{"title":"Effects of nanosecond pulsed electric fields application on cancer cell and combination of anticancer drug","authors":"Soichiro Enomoto, Daisuke Konishi, Yoshihiro Uto, Naoyuki Shimomura","doi":"10.1002/eej.23376","DOIUrl":null,"url":null,"abstract":"<p>With the goal of establishing a new cancer treatment method using nanosecond pulsed electric fields (nsPEFs), we investigated the effect of applying nsPEFs and anticancer drugs (adriamycin, ADM) to cancer cells. The surviving fraction of cancer cells was significantly reduced by nsPEFs application compared to the control. Compared to nsPEFs alone and ADM administration alone, a significant decrease of the surviving fraction was observed in combination of nsPEFs application and ADM administration. In addition, multiplying value of surviving fractions of nsPEFs application and ADM administration was calculated as a pseudo-combination effect. The surviving fractions of the experimental combinational results of nsPEFs and ADM were lower than the pseudo-combination results. Therefore, the synergistic effect of combination of nsPEFs and ADM was confirmed. Furthermore, the surviving fraction of ADM administration after nsPEFs application was significantly lower than that of ADM administration on 24 h before nsPEFs application. ADM action on cells would be effective owing to nanopores were formed by applying nsPEFs. It was confirmed that ADM and nsPEF induced apoptosis of cells from apoptosis and necrosis test using FACS.</p>","PeriodicalId":50550,"journal":{"name":"Electrical Engineering in Japan","volume":"215 2","pages":""},"PeriodicalIF":0.4000,"publicationDate":"2022-03-02","publicationTypes":"Journal Article","fieldsOfStudy":null,"isOpenAccess":false,"openAccessPdf":"","citationCount":"3","resultStr":null,"platform":"Semanticscholar","paperid":null,"PeriodicalName":"Electrical Engineering in Japan","FirstCategoryId":"5","ListUrlMain":"https://onlinelibrary.wiley.com/doi/10.1002/eej.23376","RegionNum":4,"RegionCategory":"工程技术","ArticlePicture":[],"TitleCN":null,"AbstractTextCN":null,"PMCID":null,"EPubDate":"","PubModel":"","JCR":"Q4","JCRName":"ENGINEERING, ELECTRICAL & ELECTRONIC","Score":null,"Total":0}
引用次数: 3
Abstract
With the goal of establishing a new cancer treatment method using nanosecond pulsed electric fields (nsPEFs), we investigated the effect of applying nsPEFs and anticancer drugs (adriamycin, ADM) to cancer cells. The surviving fraction of cancer cells was significantly reduced by nsPEFs application compared to the control. Compared to nsPEFs alone and ADM administration alone, a significant decrease of the surviving fraction was observed in combination of nsPEFs application and ADM administration. In addition, multiplying value of surviving fractions of nsPEFs application and ADM administration was calculated as a pseudo-combination effect. The surviving fractions of the experimental combinational results of nsPEFs and ADM were lower than the pseudo-combination results. Therefore, the synergistic effect of combination of nsPEFs and ADM was confirmed. Furthermore, the surviving fraction of ADM administration after nsPEFs application was significantly lower than that of ADM administration on 24 h before nsPEFs application. ADM action on cells would be effective owing to nanopores were formed by applying nsPEFs. It was confirmed that ADM and nsPEF induced apoptosis of cells from apoptosis and necrosis test using FACS.

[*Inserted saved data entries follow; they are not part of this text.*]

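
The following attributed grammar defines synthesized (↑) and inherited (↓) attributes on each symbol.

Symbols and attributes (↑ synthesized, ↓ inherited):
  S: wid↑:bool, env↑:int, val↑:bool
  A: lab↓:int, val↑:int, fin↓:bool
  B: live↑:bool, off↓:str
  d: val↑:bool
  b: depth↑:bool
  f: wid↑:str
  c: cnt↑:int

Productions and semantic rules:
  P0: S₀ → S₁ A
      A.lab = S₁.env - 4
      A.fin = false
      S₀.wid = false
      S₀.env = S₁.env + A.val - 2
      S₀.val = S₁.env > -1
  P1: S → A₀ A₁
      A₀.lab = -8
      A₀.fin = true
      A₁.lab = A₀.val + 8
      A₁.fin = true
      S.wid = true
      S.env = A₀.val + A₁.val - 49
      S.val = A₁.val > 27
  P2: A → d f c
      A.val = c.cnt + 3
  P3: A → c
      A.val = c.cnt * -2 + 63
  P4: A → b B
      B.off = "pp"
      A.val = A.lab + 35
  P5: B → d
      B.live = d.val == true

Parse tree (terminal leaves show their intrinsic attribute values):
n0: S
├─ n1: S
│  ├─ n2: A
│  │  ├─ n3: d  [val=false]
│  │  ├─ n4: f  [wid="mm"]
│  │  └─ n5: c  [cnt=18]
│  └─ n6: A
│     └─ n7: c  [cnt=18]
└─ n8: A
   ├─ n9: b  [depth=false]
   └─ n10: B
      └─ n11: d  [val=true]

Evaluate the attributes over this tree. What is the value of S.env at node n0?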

目标是建立一个新的癌症治疗方法使用纳秒脉冲电场(nsPEFs),我们调查的影响,应用nsPEFs和抗癌药物(阿霉素(ADM)癌细胞。与对照组相比,应用nsPEFs显著降低了癌细胞的存活比例。与单独使用nsPEFs和单独使用ADM相比,nsPEFs和ADM联合使用显著降低了存活分数。此外,计算nsPEFs施用与ADM施用的存活分数的乘积值,作为伪组合效应。幸存的分数nsPEFs和ADM的实验组合结果低于pseudo-combination结果。因此,nsPEFs与ADM联合使用的协同效应得到了证实。此外,施用nsPEFs后ADM的存活率显著低于施用前24 h ADM的存活率。由于施加nspf形成纳米孔,因此ADM对细胞的作用有效。流式细胞术证实ADM和nsPEF均能诱导细胞凋亡。
期刊介绍:
Electrical Engineering in Japan (EEJ) is an official journal of the Institute of Electrical Engineers of Japan (IEEJ). This authoritative journal is a translation of the Transactions of the Institute of Electrical Engineers of Japan. It publishes 16 issues a year on original research findings in Electrical Engineering with special focus on the science, technology and applications of electric power, such as power generation, transmission and conversion, electric railways (including magnetic levitation devices), motors, switching, power economics.